“Quando si usano soldi pubblici, l’unica regola possibile è la trasparenza totale”. Con queste parole il capogruppo di Fratelli d’Italia in Consiglio comunale, Emanuele Locci, annuncia il deposito di un’interrogazione a risposta scritta sugli affidamenti e sui contributi riconducibili a Villaggio Globale International S.r.l. (dott. Maurizio Cecconi) nel triennio 2023–2025.
L’interrogazione di Locci
in un video diffuso sui social, il capogruppo di Fratelli d’Italia ha richiamato anche un precedente del 2017: “Negli atti comunali compaiono incarichi e contributi a favore della stessa società per cifre importanti: nel 2023 un affidamento da circa 18 mila euro; nel 2024 un affidamento da circa 31 mila euro legato al progetto ‘Grandi Battaglie’, che prevedeva anche supporto alla ricerca sponsor; nel 2025 un contributo da 20 mila euro legato alla comunicazione e alla progettazione della riapertura del complesso di San Francesco. Sommando anche il caso del 2017, già portato all’attenzione pubblica negli anni scorsi, si arriva a cifre complessive che sfiorano i 100 mila euro”.

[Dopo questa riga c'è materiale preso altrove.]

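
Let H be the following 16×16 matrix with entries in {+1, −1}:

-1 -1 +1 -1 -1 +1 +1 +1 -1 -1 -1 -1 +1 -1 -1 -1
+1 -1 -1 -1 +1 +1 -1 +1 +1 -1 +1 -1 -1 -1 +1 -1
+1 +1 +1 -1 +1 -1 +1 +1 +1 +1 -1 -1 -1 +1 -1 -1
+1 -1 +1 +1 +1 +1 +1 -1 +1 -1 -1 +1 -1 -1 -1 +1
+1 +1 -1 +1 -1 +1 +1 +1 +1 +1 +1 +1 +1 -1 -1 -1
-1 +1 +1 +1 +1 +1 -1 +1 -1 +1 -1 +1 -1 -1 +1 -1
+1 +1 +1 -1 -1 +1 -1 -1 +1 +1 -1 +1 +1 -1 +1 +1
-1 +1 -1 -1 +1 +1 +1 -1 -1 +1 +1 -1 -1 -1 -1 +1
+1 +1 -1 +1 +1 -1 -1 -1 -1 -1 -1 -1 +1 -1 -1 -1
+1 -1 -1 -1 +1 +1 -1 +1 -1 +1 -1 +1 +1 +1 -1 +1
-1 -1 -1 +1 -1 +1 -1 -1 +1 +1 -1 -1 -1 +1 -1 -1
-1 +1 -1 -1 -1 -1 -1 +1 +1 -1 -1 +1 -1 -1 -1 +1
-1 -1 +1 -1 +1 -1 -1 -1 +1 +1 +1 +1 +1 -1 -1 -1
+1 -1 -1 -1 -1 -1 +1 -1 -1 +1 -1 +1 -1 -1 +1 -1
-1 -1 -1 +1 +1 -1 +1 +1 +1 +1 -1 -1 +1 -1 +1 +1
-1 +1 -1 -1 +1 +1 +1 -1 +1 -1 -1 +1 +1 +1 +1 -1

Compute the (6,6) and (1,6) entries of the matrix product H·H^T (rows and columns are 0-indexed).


Row 1 of H: [1, -1, -1, -1, 1, 1, -1, 1, 1, -1, 1, -1, -1, -1, 1, -1].
Row 6 of H: [1, 1, 1, -1, -1, 1, -1, -1, 1, 1, -1, 1, 1, -1, 1, 1].
(H·H^T)[6][6] = Σ_j H[6][j]·H[6][j] = (1)² + (1)² + (1)² + (-1)² + (-1)² + (1)² + (-1)² + (-1)² + (1)² + (1)² + (-1)² + (1)² + (1)² + (-1)² + (1)² + (1)² = 1 + 1 + 1 + 1 + 1 + 1 + 1 + 1 + 1 + 1 + 1 + 1 + 1 + 1 + 1 + 1 = 16.
(H·H^T)[1][6] = Σ_j H[1][j]·H[6][j] = (1)·(1) + (-1)·(1) + (-1)·(1) + (-1)·(-1) + (1)·(-1) + (1)·(1) + (-1)·(-1) + (1)·(-1) + (1)·(1) + (-1)·(1) + (1)·(-1) + (-1)·(1) + (-1)·(1) + (-1)·(-1) + (1)·(1) + (-1)·(1) = 1 + -1 + -1 + 1 + -1 + 1 + 1 + -1 + 1 + -1 + -1 + -1 + -1 + 1 + 1 + -1 = -2.
Rows 1 and 6 are not orthogonal (dot product = -2 ≠ 0), so H is not a Hadamard matrix.

(6,6) entry = 16; (1,6) entry = -2.


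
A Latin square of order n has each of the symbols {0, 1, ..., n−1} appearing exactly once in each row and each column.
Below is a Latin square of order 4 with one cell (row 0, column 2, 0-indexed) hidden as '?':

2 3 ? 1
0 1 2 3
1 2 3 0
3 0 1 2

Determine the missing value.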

“Il punto non è fare polemica – prosegue Locci – ma che, a fronte di incarichi ripetuti e di denaro pubblico impegnato per attività ‘immateriali’, in città non è chiaro quali siano stati i risultati concreti: dove sono gli atti che attestano la regolare esecuzione? Perché se i risultati ci sono, devono essere documentati e verificabili. E se non ci sono, allora qualcuno deve spiegare perché quei soldi sono stati spesi”.

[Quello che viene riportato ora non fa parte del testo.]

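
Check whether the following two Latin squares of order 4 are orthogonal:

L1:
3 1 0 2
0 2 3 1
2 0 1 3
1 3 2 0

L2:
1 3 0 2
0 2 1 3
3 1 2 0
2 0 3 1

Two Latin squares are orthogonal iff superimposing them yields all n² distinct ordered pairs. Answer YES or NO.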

Il capogruppo Locci aggiunge che nella vicenda c’è anche un tema politico e di opportunità istituzionale: “Il dott. Cecconi viene presentato pubblicamente con un percorso nell’area della sinistra e della tradizione comunista e, negli stessi circuiti locali di opinione, compaiono suoi interventi a fianco di contenuti riconducibili all’area che oggi governa la città, con interventi pubblicati anche nello stesso portale dove scrive il Sindaco. Non è un processo alle idee di nessuno: è la ragione per cui, quando arrivano incarichi e contributi reiterati, l’Amministrazione deve essere doppiamente trasparente e togliere ogni dubbio su possibili corsie preferenziali”.

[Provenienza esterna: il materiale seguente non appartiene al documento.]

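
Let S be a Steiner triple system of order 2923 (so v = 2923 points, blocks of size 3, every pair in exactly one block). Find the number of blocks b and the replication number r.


An STS(v) is a 2-(v, 3, 1) BIBD: block size k = 3, λ = 1.
Replication: r(k − 1) = λ(v − 1) ⇒ r·2 = 2923 − 1 = 2922 ⇒ r = 1461.
Block count: bk = vr ⇒ b·3 = 2923·1461 = 4270503 ⇒ b = 1423501.

r = 1461, b = 1423501.


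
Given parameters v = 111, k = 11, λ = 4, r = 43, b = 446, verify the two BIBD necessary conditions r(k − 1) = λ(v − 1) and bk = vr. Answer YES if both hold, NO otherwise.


Condition (i): r(k − 1) = 43·10 = 430; λ(v − 1) = 4·110 = 440. Match? NO.
Condition (ii): bk = 446·11 = 4906; vr = 111·43 = 4773. Match? NO.
Both conditions hold? NO.

NO


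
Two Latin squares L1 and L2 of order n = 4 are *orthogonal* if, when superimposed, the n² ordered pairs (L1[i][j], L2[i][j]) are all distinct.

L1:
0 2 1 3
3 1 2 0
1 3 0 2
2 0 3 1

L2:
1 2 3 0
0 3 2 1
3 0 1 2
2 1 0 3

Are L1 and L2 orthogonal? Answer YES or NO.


Form the n² = 16 superimposed pairs (L1[i][j], L2[i][j]), row by row (rows and columns indexed from 0):
row 0: (0,1) (2,2) (1,3) (3,0)
row 1: (3,0) (1,3) (2,2) (0,1)
row 2: (1,3) (3,0) (0,1) (2,2)
row 3: (2,2) (0,1) (3,0) (1,3)
Orthogonality requires all 16 pairs distinct.
But the pair (3,0) repeats: cell (0,3) has L1 = 3, L2 = 0, and cell (1,0) has L1 = 3, L2 = 0.
A repeated pair means some other pair never occurs (only 4 distinct pairs out of 16), so the squares are not orthogonal.
Conclusion: NO.

NO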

Nell’interrogazione, Locci chiede al Sindaco e alla Giunta di ricostruire l’intero quadro degli atti, dei pagamenti e dei controlli, indicando con precisione gli output previsti e quelli effettivamente consegnati, chi abbia certificato la regolare esecuzione, se siano stati svolti i controlli di regolarità e quali esiti abbia avuto la parte relativa alla ricerca sponsor. “Non è accettabile che su spese pubbliche si proceda con risposte vaghe o generiche: servono documenti, protocolli, date, verifiche e responsabilità – sottolinea -. Quando emergono incarichi reiterati e c’è la percezione, legittima, che possa esistere una rete di relazioni e interlocuzioni che va oltre la normale dialettica istituzionale, l’Amministrazione ha il dovere di dissipare ogni dubbio. Io non accuso nessuno, ma pretendo chiarezza. Se tutto è regolare, bene: lo dimostrino con gli atti. Se invece i risultati non sono proporzionati alle somme spese, allora siamo di fronte a un problema serio di gestione del denaro pubblico”.